On 02/27 it’s finally time. After two weeks in Esquel (we really can’t stand it anymore) Alexis arrives and we continue south on the 28th.Getting up early in the morning, back to the end of town and then to the Ruta 40. We separate to hitchhike. Marie and I stand in front, Alexis a few meters behind us. With three, it’s just not really possible to find someone who can take you with them. After just a few minutes, a truck driver took Marie and me to Rio Mayo, 400 km away. It will be a 5-6 hour drive through a lot of nothing. And with saying nothing I mean nothing. Of course I’ve heard that the Ruta 40 consists of a lot of nothing and wind, but I didn’t expect it to be so much nothing. We drive for 5 hours through the Argentinean steppe. Hardly any trees, if at all, and after every curve or small hill you expect a change in the landscape, but everything looks the same. Here and there you can see guanacos (the lamas here), sheep, ostrich-like but smaller birds and sometimes an armadillo or a fox. Otherwise only brown steppe with bushes and a lot of wind. Our driver is super nice, we drink mate together (wouldn’t be Argentina without it xD) and talk about this and that.
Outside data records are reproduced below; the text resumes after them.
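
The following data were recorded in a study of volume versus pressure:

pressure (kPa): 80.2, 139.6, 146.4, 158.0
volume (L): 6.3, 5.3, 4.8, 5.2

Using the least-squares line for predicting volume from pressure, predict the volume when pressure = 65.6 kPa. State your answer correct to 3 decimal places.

6.507

n = 4, Σx = 524.2, Σy = 21.6, Σxy = 2769.46, Σx² = 72317.16
Sxx = Σx² − (Σx)²/n = 72317.16 − 68696.41 = 3620.75
Sxy = Σxy − (Σx)(Σy)/n = 2769.46 − 2830.68 = -61.22
b = Sxy/Sxx = -61.22/3620.75 = -0.016908
a = ȳ − b·x̄ = 5.4 − (-0.016908)·131.05 = 7.615806
ŷ(65.6) = a + b·65.6 = 7.615806 + (-0.016908)·65.6 = 6.506635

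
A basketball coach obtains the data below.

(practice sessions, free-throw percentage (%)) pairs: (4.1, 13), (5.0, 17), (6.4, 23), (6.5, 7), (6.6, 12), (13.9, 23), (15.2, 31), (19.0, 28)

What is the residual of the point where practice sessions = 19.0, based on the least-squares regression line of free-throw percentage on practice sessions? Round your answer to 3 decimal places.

n = 8, Σx = 76.7, Σy = 154, Σxy = 1733.1, Σx² = 953.83
Sxx = Σx² − (Σx)²/n = 953.83 − 735.36125 = 218.46875
Sxy = Σxy − (Σx)(Σy)/n = 1733.1 − 1476.475 = 256.625
b = Sxy/Sxx = 256.625/218.46875 = 1.174653
a = ȳ − b·x̄ = 19.25 − 1.174653·9.5875 = 7.988013
ŷ(19.0) = 7.988013 + 1.174653·19 = 30.306423
residual = y − ŷ = 28 − 30.306423 = -2.306423

-2.306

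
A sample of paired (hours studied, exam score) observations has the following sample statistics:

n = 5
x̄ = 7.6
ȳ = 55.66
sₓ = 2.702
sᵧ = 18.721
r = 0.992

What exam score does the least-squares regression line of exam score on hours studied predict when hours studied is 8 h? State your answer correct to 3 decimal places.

58.409

b = r · sᵧ/sₓ = 0.992 · 18.721/2.702 = 6.873143
a = ȳ − b·x̄ = 55.66 − 6.873143·7.6 = 3.424114
ŷ(8) = a + b·8 = 3.424114 + 6.873143·8 = 58.409257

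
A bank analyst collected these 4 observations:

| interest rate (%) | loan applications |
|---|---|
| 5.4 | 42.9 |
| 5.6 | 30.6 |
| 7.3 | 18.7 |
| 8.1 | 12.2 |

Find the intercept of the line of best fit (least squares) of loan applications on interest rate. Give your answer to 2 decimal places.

90.69

n = 4, Σx = 26.4, Σy = 104.4, Σxy = 638.35, Σx² = 179.42
Sxx = Σx² − (Σx)²/n = 179.42 − 174.24 = 5.18
Sxy = Σxy − (Σx)(Σy)/n = 638.35 − 689.04 = -50.69
b = Sxy/Sxx = -50.69/5.18 = -9.785714
a = ȳ − b·x̄ = 26.1 − (-9.785714)·6.6 = 90.685714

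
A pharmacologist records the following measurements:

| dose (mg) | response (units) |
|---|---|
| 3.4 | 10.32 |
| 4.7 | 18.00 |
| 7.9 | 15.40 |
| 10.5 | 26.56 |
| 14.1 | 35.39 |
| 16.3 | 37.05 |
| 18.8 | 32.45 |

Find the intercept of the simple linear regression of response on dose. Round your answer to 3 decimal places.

7.201

n = 7, Σx = 75.7, Σy = 175.17, Σxy = 2233.202, Σx² = 1024.25
Sxx = Σx² − (Σx)²/n = 1024.25 − 818.641429 = 205.608571
Sxy = Σxy − (Σx)(Σy)/n = 2233.202 − 1894.338429 = 338.863571
b = Sxy/Sxx = 338.863571/205.608571 = 1.648100
a = ȳ − b·x̄ = 25.024286 − 1.648100·10.814286 = 7.201257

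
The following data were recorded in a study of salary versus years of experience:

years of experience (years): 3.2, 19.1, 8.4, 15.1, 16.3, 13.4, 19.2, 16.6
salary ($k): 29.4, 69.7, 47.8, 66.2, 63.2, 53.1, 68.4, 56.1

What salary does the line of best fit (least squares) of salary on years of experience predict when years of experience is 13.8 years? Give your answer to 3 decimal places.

n = 8, Σx = 111.3, Σy = 453.9, Σxy = 6812.73, Σx² = 1763.07
Sxx = Σx² − (Σx)²/n = 1763.07 − 1548.46125 = 214.60875
Sxy = Σxy − (Σx)(Σy)/n = 6812.73 − 6314.88375 = 497.84625
b = Sxy/Sxx = 497.84625/214.60875 = 2.319785
a = ȳ − b·x̄ = 56.7375 − 2.319785·13.9125 = 24.463485
ŷ(13.8) = a + b·13.8 = 24.463485 + 2.319785·13.8 = 56.476524

56.477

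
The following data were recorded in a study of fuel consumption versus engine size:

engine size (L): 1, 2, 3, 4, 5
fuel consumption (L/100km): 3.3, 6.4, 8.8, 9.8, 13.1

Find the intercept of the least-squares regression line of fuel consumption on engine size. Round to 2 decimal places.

1.38

n = 5, Σx = 15, Σy = 41.4, Σxy = 147.2, Σx² = 55
Sxx = Σx² − (Σx)²/n = 55 − 45 = 10
Sxy = Σxy − (Σx)(Σy)/n = 147.2 − 124.2 = 23
b = Sxy/Sxx = 23/10 = 2.3
a = ȳ − b·x̄ = 8.28 − 2.3·3 = 1.38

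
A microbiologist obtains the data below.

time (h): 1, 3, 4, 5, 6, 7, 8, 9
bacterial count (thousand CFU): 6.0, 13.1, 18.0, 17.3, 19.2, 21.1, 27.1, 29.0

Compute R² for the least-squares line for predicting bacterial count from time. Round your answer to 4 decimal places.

n = 8, Σx = 43, Σy = 150.8, Σxy = 944.5, Σx² = 281, Σy² = 3220.16
Sxx = Σx² − (Σx)²/n = 281 − 231.125 = 49.875
Sxy = Σxy − (Σx)(Σy)/n = 944.5 − 810.55 = 133.95
Syy = Σy² − (Σy)²/n = 3220.16 − 2842.58 = 377.58
R² = Sxy²/(Sxx·Syy) = (133.95)²/(49.875·377.58) = 0.952782

0.9528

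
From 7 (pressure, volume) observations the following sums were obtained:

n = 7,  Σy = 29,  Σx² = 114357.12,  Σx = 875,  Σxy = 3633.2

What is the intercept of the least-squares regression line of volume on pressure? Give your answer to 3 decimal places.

Sxx = Σx² − (Σx)²/n = 114357.12 − 109375 = 4982.12
Sxy = Σxy − (Σx)(Σy)/n = 3633.2 − 3625 = 8.2
b = Sxy/Sxx = 8.2/4982.12 = 0.001646
a = ȳ − b·x̄ = 4.142857 − 0.001646·125 = 3.937121

3.937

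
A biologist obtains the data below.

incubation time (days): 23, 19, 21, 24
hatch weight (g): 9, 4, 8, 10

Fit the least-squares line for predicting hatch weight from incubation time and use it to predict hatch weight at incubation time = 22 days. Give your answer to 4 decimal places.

n = 4, Σx = 87, Σy = 31, Σxy = 691, Σx² = 1907
Sxx = Σx² − (Σx)²/n = 1907 − 1892.25 = 14.75
Sxy = Σxy − (Σx)(Σy)/n = 691 − 674.25 = 16.75
b = Sxy/Sxx = 16.75/14.75 = 1.135593
a = ȳ − b·x̄ = 7.75 − 1.135593·21.75 = -16.949153
ŷ(22) = a + b·22 = -16.949153 + 1.135593·22 = 8.033898

8.0339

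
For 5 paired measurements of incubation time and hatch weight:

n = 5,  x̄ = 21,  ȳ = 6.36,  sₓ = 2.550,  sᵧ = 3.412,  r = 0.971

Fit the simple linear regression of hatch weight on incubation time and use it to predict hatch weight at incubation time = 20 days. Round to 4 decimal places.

b = r · sᵧ/sₓ = 0.971 · 3.412/2.55 = 1.299236
a = ȳ − b·x̄ = 6.36 − 1.299236·21 = -20.923958
ŷ(20) = a + b·20 = -20.923958 + 1.299236·20 = 5.060764

5.0608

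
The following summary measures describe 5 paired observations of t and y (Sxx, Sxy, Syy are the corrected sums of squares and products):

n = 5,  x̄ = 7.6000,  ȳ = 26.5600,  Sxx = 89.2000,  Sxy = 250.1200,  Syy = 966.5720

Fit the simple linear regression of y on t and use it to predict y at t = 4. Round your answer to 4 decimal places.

b = Sxy/Sxx = 250.12/89.2 = 2.804036
a = ȳ − b·x̄ = 26.56 − 2.804036·7.6 = 5.249327
ŷ(4) = a + b·4 = 5.249327 + 2.804036·4 = 16.465471

16.4655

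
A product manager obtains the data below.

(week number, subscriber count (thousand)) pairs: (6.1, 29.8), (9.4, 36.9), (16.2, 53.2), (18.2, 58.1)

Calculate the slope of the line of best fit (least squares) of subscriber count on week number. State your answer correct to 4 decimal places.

n = 4, Σx = 49.9, Σy = 178, Σxy = 2447.9, Σx² = 719.25
Sxx = Σx² − (Σx)²/n = 719.25 − 622.5025 = 96.7475
Sxy = Σxy − (Σx)(Σy)/n = 2447.9 − 2220.55 = 227.35
b = Sxy/Sxx = 227.35/96.7475 = 2.349932

2.3499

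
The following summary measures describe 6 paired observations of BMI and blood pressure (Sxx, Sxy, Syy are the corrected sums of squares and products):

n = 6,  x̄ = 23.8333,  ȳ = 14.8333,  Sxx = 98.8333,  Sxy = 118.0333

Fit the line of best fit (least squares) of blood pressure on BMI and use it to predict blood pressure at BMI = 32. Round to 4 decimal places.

b = Sxy/Sxx = 118.0333/98.8333 = 1.194267
a = ȳ − b·x̄ = 14.8333 − 1.194267·23.8333 = -13.630012
ŷ(32) = a + b·32 = -13.630012 + 1.194267·32 = 24.586516

24.5865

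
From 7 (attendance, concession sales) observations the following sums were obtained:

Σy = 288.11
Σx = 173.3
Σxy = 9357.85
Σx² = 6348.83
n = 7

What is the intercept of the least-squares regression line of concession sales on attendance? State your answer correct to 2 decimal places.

Sxx = Σx² − (Σx)²/n = 6348.83 − 4290.412857 = 2058.417143
Sxy = Σxy − (Σx)(Σy)/n = 9357.85 − 7132.780429 = 2225.069571
b = Sxy/Sxx = 2225.069571/2058.417143 = 1.080961
a = ȳ − b·x̄ = 41.158571 − 1.080961·24.757143 = 14.397054

14.40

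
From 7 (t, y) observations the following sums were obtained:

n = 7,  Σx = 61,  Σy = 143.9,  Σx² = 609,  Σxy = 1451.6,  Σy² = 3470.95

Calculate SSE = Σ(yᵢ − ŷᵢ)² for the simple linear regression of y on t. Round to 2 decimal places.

Sxx = Σx² − (Σx)²/n = 609 − 531.571429 = 77.428571
Sxy = Σxy − (Σx)(Σy)/n = 1451.6 − 1253.985714 = 197.614286
Syy = Σy² − (Σy)²/n = 3470.95 − 2958.172857 = 512.777143
b = Sxy/Sxx = 197.614286/77.428571 = 2.552214
SSE = Syy − b·Sxy = 512.777143 − 2.552214·197.614286 = 8.423192

8.42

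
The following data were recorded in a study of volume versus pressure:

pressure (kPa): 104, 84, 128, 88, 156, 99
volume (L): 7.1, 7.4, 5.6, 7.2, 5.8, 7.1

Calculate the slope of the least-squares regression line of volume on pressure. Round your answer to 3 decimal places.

n = 6, Σx = 659, Σy = 40.2, Σxy = 4318.1, Σx² = 76137
Sxx = Σx² − (Σx)²/n = 76137 − 72380.166667 = 3756.833333
Sxy = Σxy − (Σx)(Σy)/n = 4318.1 − 4415.3 = -97.2
b = Sxy/Sxx = -97.2/3756.833333 = -0.025873

-0.026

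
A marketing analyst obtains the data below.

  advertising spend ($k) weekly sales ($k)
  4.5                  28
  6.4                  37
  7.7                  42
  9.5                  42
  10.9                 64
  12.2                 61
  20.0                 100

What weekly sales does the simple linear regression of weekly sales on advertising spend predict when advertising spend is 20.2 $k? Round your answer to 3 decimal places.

n = 7, Σx = 71.2, Σy = 374, Σxy = 4527, Σx² = 878.4
Sxx = Σx² − (Σx)²/n = 878.4 − 724.205714 = 154.194286
Sxy = Σxy − (Σx)(Σy)/n = 4527 − 3804.114286 = 722.885714
b = Sxy/Sxx = 722.885714/154.194286 = 4.688149
a = ȳ − b·x̄ = 53.428571 − 4.688149·10.171429 = 5.743403
ŷ(20.2) = a + b·20.2 = 5.743403 + 4.688149·20.2 = 100.444004

100.444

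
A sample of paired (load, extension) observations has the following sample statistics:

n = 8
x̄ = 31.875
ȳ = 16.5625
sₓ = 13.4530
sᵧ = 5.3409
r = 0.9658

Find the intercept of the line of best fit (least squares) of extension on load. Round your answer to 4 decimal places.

b = r · sᵧ/sₓ = 0.9658 · 5.3409/13.453 = 0.383427
a = ȳ − b·x̄ = 16.5625 − 0.383427·31.875 = 4.340770

4.3408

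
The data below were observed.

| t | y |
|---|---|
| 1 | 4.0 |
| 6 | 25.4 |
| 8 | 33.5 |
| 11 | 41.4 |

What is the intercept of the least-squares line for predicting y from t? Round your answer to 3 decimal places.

1.320

n = 4, Σx = 26, Σy = 104.3, Σxy = 879.8, Σx² = 222
Sxx = Σx² − (Σx)²/n = 222 − 169 = 53
Sxy = Σxy − (Σx)(Σy)/n = 879.8 − 677.95 = 201.85
b = Sxy/Sxx = 201.85/53 = 3.808491
a = ȳ − b·x̄ = 26.075 − 3.808491·6.5 = 1.319811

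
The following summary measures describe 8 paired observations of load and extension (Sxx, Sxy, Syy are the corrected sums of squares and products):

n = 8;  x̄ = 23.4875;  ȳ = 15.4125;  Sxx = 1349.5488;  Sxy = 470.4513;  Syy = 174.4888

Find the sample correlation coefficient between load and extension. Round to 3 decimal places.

0.969

r = Sxy/√(Sxx·Syy) = 470.4513/√(235481.150653) = 470.4513/485.264001 = 0.969475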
In the evening we arrive in Rio Mayo and have already made quite a bit of the way.
We spend the night in a hostel and travel on to Perito Moreno the next day, this time it’s only about a 2-hour drive, which Marie and I spend with a Chilean truck driver. He tells us that he almost died from pneumonia he got due to the strong and cold winds in southern Patagonia and asks us if we are prepared for them. An important tip we learn from him: always cover our mouth and nose when we have to wait in the cold wind.
In Perito Moreno we camp at Raul’s campsite. We arrive and he invites us to lunch first. In the evening we are of course invited back and quickly realize how difficult it is to „escape“ his hospitality. He is definitely very sweet and friendly but at the same time very overwhelming. We still have fun and try to hitchhike to the UNESCO World Heritage Site cuevas de las Manos the next day. In these caves, again in the middle of nowhere, people left their handprints about 9000 years ago. Definitely super exciting and even cooler because we actually manage to hitchhike. Not very easy really as we are now in a part of the Ruta 40 which is not very busy and which another German we met in Epuyen told us it was impossible for him to hitchhike. We try anyway and after 30 minutes we find a car that takes all three of us to the beginning of the national park. There we separate again and Marie and I drive with a truck to the cross. There we wait again for a while and play cards. After less than an hour, a van belonging to a French couple apears, which actually takes us on their bed over the bumpy road to the caves and then even back to Perito Moreno. But the funny thing is – we arrive at the same time as Alexis and can do the tour together. Truly an incredible coincidence! And we finally get our long-deserved stamp from Argentina in our passport – the one from the World Heritage Site, of course!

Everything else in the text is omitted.